As episode 2 progresses, the signs that Audrey and Jeremy have decided to terminate their pregnancy mount: Audrey donates her maternity jeans; Audrey talks about needing a distraction and is more confused and indecisive than usual; and, there’s a flashback scene involving Audrey selecting a movie that includes an abortion in the storyline.
But, honestly, for me it takes Audrey to give us the statistics – that 1 in 4 women terminate a pregnancy and the majority of those women are mothers – for the penny to really drop…
Followed by a denial from Audrey though, there’s a small part of me that still thinks perhaps that penny’s still wobbling on the edge…
Why does it take so much for me to see it?
I think it’s because choosing to have an abortion sits uncomfortably: not with my beliefs necessarily, but with my experience. I see Audrey just like me and Audrey and Jeremy just like us. And yet, we have never considered an abortion. And I have never personally known anyone to have had an abortion either.
And that is the absolute genius of The Letdown in the first two episodes of Season 2 – it demonstrates to us that people (and families), including people (and families) like us, terminate pregnancies.
We aren’t told what to think about abortion in The Letdown (indeed the program offers a variety of viewpoints and perspectives).

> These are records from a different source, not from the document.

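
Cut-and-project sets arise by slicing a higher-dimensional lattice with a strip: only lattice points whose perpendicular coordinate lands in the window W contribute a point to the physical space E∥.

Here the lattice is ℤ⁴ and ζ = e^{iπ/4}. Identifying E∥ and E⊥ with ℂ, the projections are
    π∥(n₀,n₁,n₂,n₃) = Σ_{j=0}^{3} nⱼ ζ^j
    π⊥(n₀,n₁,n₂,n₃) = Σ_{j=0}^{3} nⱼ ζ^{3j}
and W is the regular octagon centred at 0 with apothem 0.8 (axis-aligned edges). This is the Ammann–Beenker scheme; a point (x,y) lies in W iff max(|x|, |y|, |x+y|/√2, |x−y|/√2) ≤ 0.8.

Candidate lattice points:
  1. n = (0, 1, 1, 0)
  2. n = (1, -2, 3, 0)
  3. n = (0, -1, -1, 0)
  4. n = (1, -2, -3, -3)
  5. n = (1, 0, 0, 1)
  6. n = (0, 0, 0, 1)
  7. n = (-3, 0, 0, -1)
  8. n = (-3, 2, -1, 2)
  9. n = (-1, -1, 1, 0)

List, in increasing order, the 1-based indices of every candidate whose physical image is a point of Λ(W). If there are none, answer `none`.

1, 3, 4

Internal map: ζ^{3j} for j=0..3 gives (1,0), (−√2/2,√2/2), (0,−1), (√2/2,√2/2).
#1 (0, 1, 1, 0): internal (-0.707107, -0.292893); octagon support 0.707107 vs apothem 0.8 → ∈ W
#2 (1, -2, 3, 0): internal (2.414214, -4.414214); octagon support 4.828427 vs apothem 0.8 → ∉ W
#3 (0, -1, -1, 0): internal (0.707107, 0.292893); octagon support 0.707107 vs apothem 0.8 → ∈ W
#4 (1, -2, -3, -3): internal (0.292893, -0.535534); octagon support 0.585786 vs apothem 0.8 → ∈ W
#5 (1, 0, 0, 1): internal (1.707107, 0.707107); octagon support 1.707107 vs apothem 0.8 → ∉ W
#6 (0, 0, 0, 1): internal (0.707107, 0.707107); octagon support 1.000000 vs apothem 0.8 → ∉ W
#7 (-3, 0, 0, -1): internal (-3.707107, -0.707107); octagon support 3.707107 vs apothem 0.8 → ∉ W
#8 (-3, 2, -1, 2): internal (-3.000000, 3.828427); octagon support 4.828427 vs apothem 0.8 → ∉ W
#9 (-1, -1, 1, 0): internal (-0.292893, -1.707107); octagon support 1.707107 vs apothem 0.8 → ∉ W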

Instead we are encouraged to think about it and to think about it not just as someone else’s issue.
The Letdown Season 2 is currently on ABC – 9pm Wednesdays. All 6 episodes are also available now on iview.
I hope it is entertaining but also thought-provoking viewing for you. I would love to know what you think and whether in viewing it you shared my experience.
Lauren x
I agree with everything you said. I just discovered the Letdown and watched both seasons straightaway. In the part about abortion, you say you have don’t know anyone who has had an abortion. But the truth is you don’t know that. Having an abortion is a difficult decision and many women don’t talk about it even with close friends and family members. The character Audrey took almost one year to tell her “mom group therapist”, mother and friends. Some women never say anything, but we should because it is so difficult to go through and so lonely as well. Like you said this show is great because it did not tell us how to feel about abortion, but to make us think about it differently.
Thanks so much for your comment Ludmilla! And you’re absolutely correct, abortion is so often not talked about and hiding it must just add to the pain and the isolation as well.
Hope you loved the series. I certainly did!